Pigment Sicocer F Pink 10309 in Petroleum Distillates Dispersions D

[0089] Dispersions are prepared by dissolving dispersants (28.69 parts as 100% active) in Exsol D 140 (ex.ExxonMobil) (205.06 parts). Sicocer F Pink 10307 pigment (ex BASF) (191.25 parts) was added to each mixture and each were premixed using a saw tooth impeller at 2000 rpm for 60 min. The premix was then milled using a Netzsch LAbStar/Mini Mill and a "mini" grinding chamber (0. 161) under the following conditions; a 70% bead charge of 0.3 0.4 mm YTZ beads at 3000 rpm, a pump speed of 15 rpm and a mill temperature of 20-30 °C for 90 minutes. Particles sizes were obtained by taking a sample of the milling dispersion (0.04 parts) and diluting in toluene (8 parts) and measuring the particle size on a Nanotrac DLS particle size analyzer.

TABLE 1 Pigment Sicocer Yellow 2200 in Exxsol D140 Dispersions A

Control failed and gelled in the milling.
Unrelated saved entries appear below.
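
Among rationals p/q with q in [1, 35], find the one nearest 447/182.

86/35

Expand x = 447/182 as a continued fraction with the Euclidean algorithm:
  447 = 2*182 + 83, so a_0 = 2.
  182 = 2*83 + 16, so a_1 = 2.
  83 = 5*16 + 3, so a_2 = 5.
  16 = 5*3 + 1, so a_3 = 5.
  3 = 3*1 + 0, so a_4 = 3.
so x = [2; 2, 5, 5, 3].
Convergents (p_i = a_i*p_{i-1} + p_{i-2}, q_i = a_i*q_{i-1} + q_{i-2} with p_{-2}=0, p_{-1}=1, q_{-2}=1, q_{-1}=0), until the denominator exceeds 35:
  i=0: a_0=2, p_0 = 2*1 + 0 = 2, q_0 = 2*0 + 1 = 1.
  i=1: a_1=2, p_1 = 2*2 + 1 = 5, q_1 = 2*1 + 0 = 2.
  i=2: a_2=5, p_2 = 5*5 + 2 = 27, q_2 = 5*2 + 1 = 11.
  i=3: a_3=5, p_3 = 5*27 + 5 = 140, q_3 = 5*11 + 2 = 57.
q_3 = 57 > 35, so the last convergent with denominator <= 35 is p_2/q_2 = 27/11.
The closest fraction with denominator <= 35 is either p_2/q_2 or the intermediate fraction (k*p_2 + p_1)/(k*q_2 + q_1) with the largest k >= 1 whose denominator stays <= 35; these approach x as k grows, and every other convergent or intermediate fraction in range is farther away.
Largest k: floor((35 - q_1)/q_2) = floor((35 - 2)/11) = 3.
That gives (3*27 + 5)/(3*11 + 2) = 86/35.
Compare the errors: |x - 27/11| = |447*11 - 27*182|/(182*11) = 3/2002, and |x - 86/35| = |447*35 - 86*182|/(182*35) = 7/6370.
Cross-multiplying, 7*2002 = 14014 < 19110 = 3*6370, so 7/6370 is smaller: the intermediate fraction 86/35 is closer to x than 27/11.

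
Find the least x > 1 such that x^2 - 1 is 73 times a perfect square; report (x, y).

First expand sqrt(73) as a continued fraction. With x_i = (sqrt(73) + m_i)/d_i and (m_0, d_0) = (0, 1): a_0 = floor(sqrt(73)) = 8, since 8^2 = 64 <= 73 < 81 = 9^2.
Iterate m_{i+1} = d_i*a_i - m_i, d_{i+1} = (73 - m_{i+1}^2)/d_i, a_{i+1} = floor((a_0 + m_{i+1})/d_{i+1}):
  m_1 = 1*8 - 0 = 8, d_1 = (73 - 8^2)/1 = 9/1 = 9, a_1 = floor((8 + 8)/9) = 1.
  m_2 = 9*1 - 8 = 1, d_2 = (73 - 1^2)/9 = 72/9 = 8, a_2 = floor((8 + 1)/8) = 1.
  m_3 = 8*1 - 1 = 7, d_3 = (73 - 7^2)/8 = 24/8 = 3, a_3 = floor((8 + 7)/3) = 5.
  m_4 = 3*5 - 7 = 8, d_4 = (73 - 8^2)/3 = 9/3 = 3, a_4 = floor((8 + 8)/3) = 5.
  m_5 = 3*5 - 8 = 7, d_5 = (73 - 7^2)/3 = 24/3 = 8, a_5 = floor((8 + 7)/8) = 1.
  m_6 = 8*1 - 7 = 1, d_6 = (73 - 1^2)/8 = 72/8 = 9, a_6 = floor((8 + 1)/9) = 1.
  m_7 = 9*1 - 1 = 8, d_7 = (73 - 8^2)/9 = 9/9 = 1, a_7 = floor((8 + 8)/1) = 16.
  m_8 = 1*16 - 8 = 8, d_8 = (73 - 8^2)/1 = 9/1 = 9: (m_8, d_8) = (m_1, d_1) = (8, 9), so from here the quotients repeat a_1, ..., a_7; the period length is 7.
So sqrt(73) = [8; (1, 1, 5, 5, 1, 1, 16)] with period length k = 7.
k is odd, so (p_{k-1}, q_{k-1}) only solves x^2 - 73y^2 = -1 and the fundamental solution of x^2 - 73y^2 = 1 is (p_{2k-1}, q_{2k-1}) = (p_13, q_13); compute convergents through index 13, running through the period twice.
Convergents (p_i = a_i*p_{i-1} + p_{i-2}, q_i = a_i*q_{i-1} + q_{i-2} with p_{-2}=0, p_{-1}=1, q_{-2}=1, q_{-1}=0):
  i=0: a_0=8, p_0 = 8*1 + 0 = 8, q_0 = 8*0 + 1 = 1.
  i=1: a_1=1, p_1 = 1*8 + 1 = 9, q_1 = 1*1 + 0 = 1.
  i=2: a_2=1, p_2 = 1*9 + 8 = 17, q_2 = 1*1 + 1 = 2.
  i=3: a_3=5, p_3 = 5*17 + 9 = 94, q_3 = 5*2 + 1 = 11.
  i=4: a_4=5, p_4 = 5*94 + 17 = 487, q_4 = 5*11 + 2 = 57.
  i=5: a_5=1, p_5 = 1*487 + 94 = 581, q_5 = 1*57 + 11 = 68.
  i=6: a_6=1, p_6 = 1*581 + 487 = 1068, q_6 = 1*68 + 57 = 125.
  i=7: a_7=16, p_7 = 16*1068 + 581 = 17669, q_7 = 16*125 + 68 = 2068.
  i=8: a_8=1, p_8 = 1*17669 + 1068 = 18737, q_8 = 1*2068 + 125 = 2193.
  i=9: a_9=1, p_9 = 1*18737 + 17669 = 36406, q_9 = 1*2193 + 2068 = 4261.
  i=10: a_10=5, p_10 = 5*36406 + 18737 = 200767, q_10 = 5*4261 + 2193 = 23498.
  i=11: a_11=5, p_11 = 5*200767 + 36406 = 1040241, q_11 = 5*23498 + 4261 = 121751.
  i=12: a_12=1, p_12 = 1*1040241 + 200767 = 1241008, q_12 = 1*121751 + 23498 = 145249.
  i=13: a_13=1, p_13 = 1*1241008 + 1040241 = 2281249, q_13 = 1*145249 + 121751 = 267000.
Indeed p_6^2 - 73*q_6^2 = 1140624 - 1140625 = -1, not +1.
Check: 2281249^2 - 73*267000^2 = 5204097000001 - 5204097000000 = 1, so (x, y) = (2281249, 267000) solves the equation, and by the theorem it is the least positive solution.

(x, y) = (2281249, 267000)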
TABLE 2 Pigment Sicocer Yellow 2200 in Ethylhexyl Cocoate and Isopropyl Myristate mixture Dispersions B

Control failed and gelled in the milling. TABLE 3 Pigment Sicocer Yellow 2200 in Dowanol TPM Dispersions C

Control failed and gelled in the milling.

TABLE 4 Pigment Sicocer F Pink 10309 in Exxsol D140 Dispersions D

Control failed and gelled in the milling.

[0090] While the invention has been explained in relation to its preferred embodiments, it is to be understood that various modifications, thereof, will become apparent to those skilled in the art upon reading the specification. Therefore, it is to be understood that the invention disclosed herein is intended to cover such modifications as fall within the scope of the appended claims.